Yves Dreyfus (17 May 1931 – 16 December 2021) was a French epee fencer who won two bronze medals as part of the French Olympic épée team, one in 1956 and one in 1964.

==Life and career==
Dreyfus was born in Clermont-Ferrand, France, to Raoul Andre Dreyfus and Nelly Caroline Haas on May 17, 1931, and was Jewish. He survived the Nazi occupation of France as a child despite being Jewish by taking the name Yves Doucet. In 1955, he was married to Marie Lise Levy.

===Olympics===
Dreyfus was a three-time Olympian for France and won two bronze medals in épée, one in 1956 and one in 1964, competing well but not medaling in 1960.

====1956====
At the 1956 Olympics in Melbourne at the age of 25 he won a bronze medal in team épée. The French Team defeated Great Britain, but lost to Hungary and Italy.

====1960====
Though making a good showing, at the 1960 Olympics in Rome at the age of 29 he came in 6th in individual épée but was eliminated in the final round, though he survived the first, and second rounds, as well as the quarter finals, semi-finals and finals. Italian Giuseppe Delfino took the gold in epee, and Alan Jay of Britain the silver. American Albert Axelrod, another Jewish competitor but in Foil, won the bronze in individual competition that year. Dreyfus tied for 9th with the French épée team, putting him out of medal contention.

====1964====
At the 1964 Olympics in Tokyo at the age of 33 he fenced in the individual épée and won a bronze medal in the team épée. The French epee team defeated Germany in the Quarter Finals, but lost to Hungary 9-3 in the semi-finals. 1960's fencing power Hungary took the team gold with frequent rival Italy the silver.

===World championships===
He took an individual bronze in the 1954 World Championships in Luxembourg, taking a total of nine medals in those games. In 1962, he took a bronze individual medal in the World Championships in Buenos Aires. In July 1963, he took a silver medal in the individual épée competition at World Championships at Gdansk, Poland, narrowly defeating Couram Kostava of Russia.

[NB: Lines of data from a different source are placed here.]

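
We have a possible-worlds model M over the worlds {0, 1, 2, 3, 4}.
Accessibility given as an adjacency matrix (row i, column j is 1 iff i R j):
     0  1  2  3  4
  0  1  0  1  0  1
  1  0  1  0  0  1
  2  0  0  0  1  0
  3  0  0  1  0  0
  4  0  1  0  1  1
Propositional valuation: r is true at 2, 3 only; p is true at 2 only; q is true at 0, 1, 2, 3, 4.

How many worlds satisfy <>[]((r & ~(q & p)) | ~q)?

Let φ = <>[]((r & ~(q & p)) | ~q). Evaluate φ at each world:
  0 (successors {0, 2, 4}): φ is true.
  1 (successors {1, 4}): φ is false.
  2 (successors {3}): φ is false.
  3 (successors {2}): φ is true.
  4 (successors {1, 3, 4}): φ is false.
For instance, at 3:
  At 3: <>[]((r & ~(q & p)) | ~q) requires []((r & ~(q & p)) | ~q) at some successor in {2}.
    []((r & ~(q & p)) | ~q) holds at 2, so <>[]((r & ~(q & p)) | ~q) is true at 3.
      At 2: []((r & ~(q & p)) | ~q) requires (r & ~(q & p)) | ~q at every successor {3}.
        At 3: (r & ~(q & p)) | ~q is true.
      So []((r & ~(q & p)) | ~q) is true at 2.
Satisfying worlds: {0, 3}

2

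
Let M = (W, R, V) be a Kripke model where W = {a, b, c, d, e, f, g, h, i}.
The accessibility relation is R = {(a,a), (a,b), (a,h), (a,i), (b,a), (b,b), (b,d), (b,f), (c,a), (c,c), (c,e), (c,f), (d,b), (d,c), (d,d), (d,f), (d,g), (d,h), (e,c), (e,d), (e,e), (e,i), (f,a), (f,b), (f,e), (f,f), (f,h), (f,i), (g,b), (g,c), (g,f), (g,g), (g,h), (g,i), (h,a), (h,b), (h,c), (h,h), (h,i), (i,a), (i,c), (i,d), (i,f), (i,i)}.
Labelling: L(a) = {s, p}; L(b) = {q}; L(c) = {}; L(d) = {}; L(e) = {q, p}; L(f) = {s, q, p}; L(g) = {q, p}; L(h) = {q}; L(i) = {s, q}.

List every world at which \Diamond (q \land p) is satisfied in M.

b, c, d, e, f, g, i

Let φ = \Diamond (q \land p). Evaluate φ at each world:
  a (successors {a, b, h, i}): φ is false.
  b (successors {a, b, d, f}): φ is true.
  c (successors {a, c, e, f}): φ is true.
  d (successors {b, c, d, f, g, h}): φ is true.
  e (successors {c, d, e, i}): φ is true.
  f (successors {a, b, e, f, h, i}): φ is true.
  g (successors {b, c, f, g, h, i}): φ is true.
  h (successors {a, b, c, h, i}): φ is false.
  i (successors {a, c, d, f, i}): φ is true.
For instance, at h:
  At h: \Diamond (q \land p) requires q \land p at some successor in {a, b, c, h, i}.
    At a: q \land p is false.
    At b: q \land p is false.
    At c: q \land p is false.
    At h: q \land p is false.
    At i: q \land p is false.
  So \Diamond (q \land p) is false at h.
Satisfying worlds: {b, c, d, e, f, g, i}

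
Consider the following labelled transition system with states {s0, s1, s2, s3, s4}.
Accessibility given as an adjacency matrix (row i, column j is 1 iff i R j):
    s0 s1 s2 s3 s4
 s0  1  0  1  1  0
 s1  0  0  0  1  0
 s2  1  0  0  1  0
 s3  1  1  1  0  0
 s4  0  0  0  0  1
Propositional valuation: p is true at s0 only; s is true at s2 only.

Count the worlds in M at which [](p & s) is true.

Recall that []ψ holds at a world iff ψ holds at every accessible world, and <>ψ holds iff ψ holds at some accessible world.
Let φ = [](p & s). Evaluate φ at each world:
  s0 (successors {s0, s2, s3}): φ is false.
  s1 (successors {s3}): φ is false.
  s2 (successors {s0, s3}): φ is false.
  s3 (successors {s0, s1, s2}): φ is false.
  s4 (successors {s4}): φ is false.
For instance, at s3:
  At s3: [](p & s) requires p & s at every successor {s0, s1, s2}.
    p & s fails at s0, so [](p & s) is false at s3.
Satisfying worlds: none.

0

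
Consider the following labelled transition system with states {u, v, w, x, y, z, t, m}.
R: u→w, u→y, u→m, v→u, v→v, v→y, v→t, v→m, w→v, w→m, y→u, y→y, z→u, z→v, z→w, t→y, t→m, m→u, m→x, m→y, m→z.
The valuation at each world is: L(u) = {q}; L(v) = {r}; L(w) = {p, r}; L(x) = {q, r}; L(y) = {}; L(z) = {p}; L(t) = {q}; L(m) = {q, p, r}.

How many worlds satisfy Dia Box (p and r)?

Let φ = Dia Box (p and r). Evaluate φ at each world:
  u (successors {w, y, m}): φ is false.
  v (successors {u, v, y, t, m}): φ is false.
  w (successors {v, m}): φ is false.
  x (successors ∅): φ is false.
  y (successors {u, y}): φ is false.
  z (successors {u, v, w}): φ is false.
  t (successors {y, m}): φ is false.
  m (successors {u, x, y, z}): φ is true.
For instance, at w:
  At w: Dia Box (p and r) requires Box (p and r) at some successor in {v, m}.
    At v: Box (p and r) is false.
    At m: Box (p and r) is false.
  So Dia Box (p and r) is false at w.
Satisfying worlds: {m}

1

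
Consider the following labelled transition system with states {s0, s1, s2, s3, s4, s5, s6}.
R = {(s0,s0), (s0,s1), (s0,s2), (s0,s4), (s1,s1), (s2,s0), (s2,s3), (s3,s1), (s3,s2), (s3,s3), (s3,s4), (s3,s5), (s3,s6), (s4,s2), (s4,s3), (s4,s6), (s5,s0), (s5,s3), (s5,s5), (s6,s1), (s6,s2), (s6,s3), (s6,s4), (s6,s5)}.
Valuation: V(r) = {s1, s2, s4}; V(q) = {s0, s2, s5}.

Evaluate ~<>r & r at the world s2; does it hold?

Yes

Recall that <>ψ holds at a world iff ψ holds at some accessible world.
At s2: ~<>r is true, r is true, so ~<>r & r is true.
  At s2: <>r is false, so ~<>r is true.
    At s2: <>r requires r at some successor in {s0, s3}.
      At s0: r is false.
      At s3: r is false.
    So <>r is false at s2.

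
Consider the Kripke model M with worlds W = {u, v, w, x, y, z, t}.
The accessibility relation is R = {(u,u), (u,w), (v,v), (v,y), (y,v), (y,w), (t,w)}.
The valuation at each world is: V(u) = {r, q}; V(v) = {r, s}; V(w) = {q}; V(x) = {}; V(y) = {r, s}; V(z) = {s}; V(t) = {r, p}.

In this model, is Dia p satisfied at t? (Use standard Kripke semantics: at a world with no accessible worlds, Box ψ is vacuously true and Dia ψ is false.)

At t: Dia p requires p at some successor in {w}.
  At w: p is false.
So Dia p is false at t.

No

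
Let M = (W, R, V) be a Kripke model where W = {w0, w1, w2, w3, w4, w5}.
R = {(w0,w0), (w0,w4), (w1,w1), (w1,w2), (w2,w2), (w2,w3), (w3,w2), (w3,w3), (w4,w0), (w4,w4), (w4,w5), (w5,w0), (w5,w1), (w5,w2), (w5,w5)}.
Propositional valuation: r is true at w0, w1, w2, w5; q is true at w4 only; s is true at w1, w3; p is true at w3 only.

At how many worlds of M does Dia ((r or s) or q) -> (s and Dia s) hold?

Let φ = Dia ((r or s) or q) -> (s and Dia s). Evaluate φ at each world:
  w0 (successors {w0, w4}): φ is false.
  w1 (successors {w1, w2}): φ is true.
  w2 (successors {w2, w3}): φ is false.
  w3 (successors {w2, w3}): φ is true.
  w4 (successors {w0, w4, w5}): φ is false.
  w5 (successors {w0, w1, w2, w5}): φ is false.
For instance, at w4:
  At w4: Dia ((r or s) or q) is true, s and Dia s is false, so Dia ((r or s) or q) -> (s and Dia s) is false.
    At w4: Dia ((r or s) or q) requires (r or s) or q at some successor in {w0, w4, w5}.
      (r or s) or q holds at w0, so Dia ((r or s) or q) is true at w4.
    At w4: s is false, Dia s is false, so s and Dia s is false.
      At w4: Dia s requires s at some successor in {w0, w4, w5}.
        At w0: s is false.
        At w4: s is false.
        At w5: s is false.
      So Dia s is false at w4.
Satisfying worlds: {w1, w3}

2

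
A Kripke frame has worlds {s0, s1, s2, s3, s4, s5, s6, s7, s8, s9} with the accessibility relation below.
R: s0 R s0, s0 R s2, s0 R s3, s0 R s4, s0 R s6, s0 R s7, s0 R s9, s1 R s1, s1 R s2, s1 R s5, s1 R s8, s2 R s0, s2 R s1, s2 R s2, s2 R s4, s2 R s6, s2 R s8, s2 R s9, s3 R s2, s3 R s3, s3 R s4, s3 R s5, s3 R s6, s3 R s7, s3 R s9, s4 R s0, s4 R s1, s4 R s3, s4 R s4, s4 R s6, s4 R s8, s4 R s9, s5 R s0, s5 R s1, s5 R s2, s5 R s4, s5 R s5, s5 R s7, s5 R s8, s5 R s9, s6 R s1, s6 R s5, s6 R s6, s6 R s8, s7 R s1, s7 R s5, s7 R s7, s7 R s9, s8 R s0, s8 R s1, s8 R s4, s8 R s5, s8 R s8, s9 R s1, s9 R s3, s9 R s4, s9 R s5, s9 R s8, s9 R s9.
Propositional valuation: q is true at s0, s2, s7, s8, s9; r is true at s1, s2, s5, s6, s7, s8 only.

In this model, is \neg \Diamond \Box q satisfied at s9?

Recall that \Box ψ holds at a world iff ψ holds at every accessible world, and \Diamond ψ holds iff ψ holds at some accessible world.
At s9: \Diamond \Box q is false, so \neg \Diamond \Box q is true.
  At s9: \Diamond \Box q requires \Box q at some successor in {s1, s3, s4, s5, s8, s9}.
    At s1: \Box q is false.
    At s3: \Box q is false.
    At s4: \Box q is false.
    At s5: \Box q is false.
    At s8: \Box q is false.
    At s9: \Box q is false.
  So \Diamond \Box q is false at s9.

Yes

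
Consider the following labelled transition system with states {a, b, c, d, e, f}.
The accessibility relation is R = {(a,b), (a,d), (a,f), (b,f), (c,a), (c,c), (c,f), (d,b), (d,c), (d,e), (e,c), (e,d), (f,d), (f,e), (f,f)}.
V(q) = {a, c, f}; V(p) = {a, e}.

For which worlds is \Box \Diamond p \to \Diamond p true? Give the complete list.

a, c, d, f

Recall that \Box ψ holds at a world iff ψ holds at every accessible world, and \Diamond ψ holds iff ψ holds at some accessible world.
Let φ = \Box \Diamond p \to \Diamond p. Evaluate φ at each world:
  a (successors {b, d, f}): φ is true.
  b (successors {f}): φ is false.
  c (successors {a, c, f}): φ is true.
  d (successors {b, c, e}): φ is true.
  e (successors {c, d}): φ is false.
  f (successors {d, e, f}): φ is true.
For instance, at d:
  At d: \Box \Diamond p is false, \Diamond p is true, so \Box \Diamond p \to \Diamond p is true.
    At d: \Box \Diamond p requires \Diamond p at every successor {b, c, e}.
      \Diamond p fails at b, so \Box \Diamond p is false at d.
    At d: \Diamond p requires p at some successor in {b, c, e}.
      p holds at e, so \Diamond p is true at d.
Satisfying worlds: {a, c, d, f}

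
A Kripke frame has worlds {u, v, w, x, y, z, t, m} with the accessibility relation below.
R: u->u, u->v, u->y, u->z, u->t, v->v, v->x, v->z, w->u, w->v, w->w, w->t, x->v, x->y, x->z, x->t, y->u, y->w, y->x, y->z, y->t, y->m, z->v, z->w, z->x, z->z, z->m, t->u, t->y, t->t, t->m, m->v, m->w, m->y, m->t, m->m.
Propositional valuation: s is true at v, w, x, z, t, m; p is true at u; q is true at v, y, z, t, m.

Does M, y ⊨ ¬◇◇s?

No

Recall that ◇ψ holds at a world iff ψ holds at some accessible world.
At y: ◇◇s is true, so ¬◇◇s is false.
  At y: ◇◇s requires ◇s at some successor in {u, w, x, z, t, m}.
    ◇s holds at u, so ◇◇s is true at y.
      At u: ◇s requires s at some successor in {u, v, y, z, t}.
        s holds at v, so ◇s is true at u.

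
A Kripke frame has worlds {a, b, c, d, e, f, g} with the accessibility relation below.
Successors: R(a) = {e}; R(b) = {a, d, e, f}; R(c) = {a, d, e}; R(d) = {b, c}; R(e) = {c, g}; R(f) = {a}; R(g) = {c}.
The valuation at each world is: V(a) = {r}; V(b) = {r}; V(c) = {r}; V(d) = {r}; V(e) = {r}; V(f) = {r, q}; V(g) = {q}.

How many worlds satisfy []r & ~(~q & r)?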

At only 19, Romand Locert of Austria won the individual epee gold.

He took team medals in the World Championships, fencing in épée, securing Gold in 1962, 1965, and 1966, and taking silver in 1961, 1963 and 1967. In 1965 at the Paris Worlds, he defeated Henry Hoskyns of Great Britain in the final epee match to help lead his team to the gold, with the British team taking the silver, and the Russian team the bronze.

===Mediterranean Games, French nationals===
He won a gold medal at the 1963 Mediterranean Games in the individual épée event. In 1964, he won the French national championship in épée.

===Maccabiah Games===
He won a gold medal in individual épée at the 1961 Maccabiah Games. He competed for France at the 1965 Maccabiah Games. He won gold medals in both individual epee and team epee at the 1977 Maccabiah Games.

==Honors==
In 1966, he was decorated by General Charles de Gaulle. In 1967, he was given the National Order of Merit by the French Council of Ministers. He later became a Master of Arms.

In 2017, he received the Fair Play Award from Alain Calmat, given by the French Association for Sport Without Violence and For Fair Play. Calmat was a Jewish Olympic Figure Skater and World Champion, and lived a life of public service.

Dreyfus died on 16 December 2021, at the age of 90 in Ceyrat, Puy-de-Dôme, France. He wrote three books on fencing in his career, and participated in Masters Fencing as late as 2001.